Marius Gedminas reportlab-users@reportlab.com
Thu, 5 Dec 2002 14:17:22 +0200

On Thu, Dec 05, 2002 at 10:25:59AM +0000, Robin Becker wrote:
> In article <20021205095951.GA26876@codeworks.lt>, Marius Gedminas
> <marius@codeworks.lt> writes
> ......
> >It's been some time since I last read XML specs, so I could be very
> >wrong, but I seem to remember that XML is basically inseparable from
> >Unicode.
> >
> >HTH,
> >Marius Gedminas
> You're probably right, but that's why we have utf-8 ie an 8 bit
> encoding. The right thing to do is to switch this to 16 bit or perhaps
> 32 bit or 64 bit, handle all known BOM's and then watch paint dry. Eight
> bit encodings were always sufficient, but modernists want to use up all
> their new computing power :).

The problem is character entities like '&#1234;', right?  So why not just
translate them to UTF-8 strings instead of throwing exceptions?  That's
assuming pyRXP works with UTF-8 internally; I'm not familiar with it,
and probably should abstain from discussing things I know very little
about.  I only wanted to clarify that &#9999; is OK even when the
document is declared as <?xml version="1.0" encoding="ISO-8859-1"?>.

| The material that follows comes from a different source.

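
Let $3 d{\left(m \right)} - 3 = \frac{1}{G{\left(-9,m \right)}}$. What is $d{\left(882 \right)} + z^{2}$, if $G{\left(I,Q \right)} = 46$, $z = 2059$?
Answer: $\frac{585048517}{138} \approx 4.2395 \cdot 10^{6}$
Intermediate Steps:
$d{\left(m \right)} = \frac{139}{138}$ ($d{\left(m \right)} = 1 + \frac{1}{3 \cdot 46} = 1 + \frac{1}{3} \cdot \frac{1}{46} = 1 + \frac{1}{138} = \frac{139}{138}$)
$d{\left(882 \right)} + z^{2} = \frac{139}{138} + 2059^{2} = \frac{139}{138} + 4239481 = \frac{585048517}{138}$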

See http://www.w3.org/TR/REC-xml#dt-charref

> pyRXP is open source so anybody could try and switch it to 16 bit.

(I'm not sure that's a good idea; Unicode is 20.1 bits wide, and UTF-16
combines all the disadvantages of both UTF-8 and UTF-32.)

Marius Gedminas
If you can't understand it, it is intuitively obvious.